I'm learning opencl and for some reason the kernel does nothing:
#include <stdlib.h>
#include <stdio.h>
#include <CL/cl.h>
int err = 0;
#define PRINTERR() fprintf(stderr, "Error at line %u.\n", __LINE__)
#define CHECKERR(x) if(x){PRINTERR();return __LINE__;}
#define CHECKNOTERR(x) if(!x){PRINTERR();return __LINE__;}
const char *KernelSource =
"__kernel void square( \n" \
" __global float* input, \n" \
" __global float* output, \n" \
" const unsigned int count) \n" \
"{ \n" \
" int i = get_global_id(0); \n" \
" if(i == 0) printf(\"test\\n\"); \n" \
" if(i < count) \n" \
" output[i] = input[i] * input[i]; \n" \
"} \n" ;
#define DATA_SIZE 1024
int main(){
float data[DATA_SIZE];
float results[DATA_SIZE];
size_t global;
size_t local;
cl_platform_id platform_id;
cl_device_id device_id;
cl_context context;
cl_command_queue commands;
cl_program program;
cl_kernel kernel;
cl_mem input;
cl_mem output;
unsigned int i = 0;
unsigned int count = DATA_SIZE;
for(i = 0; i < count; ++i)
//data[i] = rand() / (float)RAND_MAX;
data[i] = 2.f;
int gpu = 1;
err = clGetPlatformIDs (1, &platform_id, NULL); CHECKERR(err)
err = clGetDeviceIDs(platform_id, gpu ? CL_DEVICE_TYPE_GPU : CL_DEVICE_TYPE_CPU, 1, &device_id, NULL); CHECKERR(err)

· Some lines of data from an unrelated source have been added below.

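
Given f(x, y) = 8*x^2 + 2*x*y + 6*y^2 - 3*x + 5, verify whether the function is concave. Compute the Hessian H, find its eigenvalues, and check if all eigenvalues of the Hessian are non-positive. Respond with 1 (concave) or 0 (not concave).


The Hessian of f(x,y) = 8*x^2 + 2*x*y + 6*y^2 - 3*x + 5 is:
H = [[16, 2], [2, 12]]
Trace = 16 + 12 = 28
Determinant = 16*12 - (2)^2 = 188
Discriminant = (28)^2 - 4*188 = 32.0
Eigenvalues: lambda_1 = 11.1716, lambda_2 = 16.8284
The function is not concave.

0


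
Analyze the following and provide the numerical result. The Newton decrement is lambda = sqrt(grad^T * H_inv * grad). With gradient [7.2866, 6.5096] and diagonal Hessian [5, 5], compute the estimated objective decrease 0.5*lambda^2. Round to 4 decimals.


Step 1: H is diagonal, so H^(-1) * g = [1.4573, 1.3019].
Step 2: g^T H^(-1) g = sum_i g_i^2 / H_ii
  = (7.2866)^2/5 + (6.5096)^2/5
  = 10.6189 + 8.475 = 19.0939
Step 3: Objective decrease = 0.5 * g^T H^(-1) g = 9.5469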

context = clCreateContext(NULL, 1, &device_id, NULL, NULL, &err); CHECKERR(!context)
commands = clCreateCommandQueueWithProperties(context, device_id, NULL, &err); CHECKERR(err)
input = clCreateBuffer(context, CL_MEM_READ_ONLY, sizeof(float) * count, NULL, &err); CHECKERR(err)
output = clCreateBuffer(context, CL_MEM_WRITE_ONLY, sizeof(float) * count, NULL, &err); CHECKERR(err)
CHECKERR(!input || !output)
err = clEnqueueWriteBuffer(commands, input, CL_TRUE, 0, sizeof(float) * count, data, 0, NULL, NULL); CHECKERR(err)
program = clCreateProgramWithSource(context, 1, &KernelSource, NULL, &err); CHECKERR(err)
err = clBuildProgram(program, 1, &device_id, NULL, NULL, NULL); CHECKERR(err)
kernel = clCreateKernel(program, "square", &err); CHECKERR(err)
err = clSetKernelArg(kernel, 0, sizeof(cl_mem), &input);
err |= clSetKernelArg(kernel, 1, sizeof(cl_mem), &output);
err |= clSetKernelArg(kernel, 2, sizeof(unsigned int), &count);
err = clGetKernelWorkGroupInfo(kernel, device_id, CL_KERNEL_WORK_GROUP_SIZE, sizeof(local), &local, NULL); CHECKERR(err)
err = clEnqueueNDRangeKernel(commands, kernel, 1, NULL, &global, &local, 0, NULL, NULL); CHECKERR(err)
err = clEnqueueReadBuffer(commands, output, CL_TRUE, 0, sizeof(float) * count, results, 0, NULL, NULL ); CHECKERR(err)
unsigned int correct = 0;
for(i = 0; i < count; ++i)
printf("Computed '%d/%d' correct values!\n", correct, count);
// free
return 0;
i want it to do things, but it doesn't.
i tried reading the input instead of the output and it goes fine. the printf in the kernel does nothing and if i run it clEnqueueReadBuffer gives just 0. i have an amd, so i can't test it on the cpu. i tried another example and it worked. (the one here) help appreciated.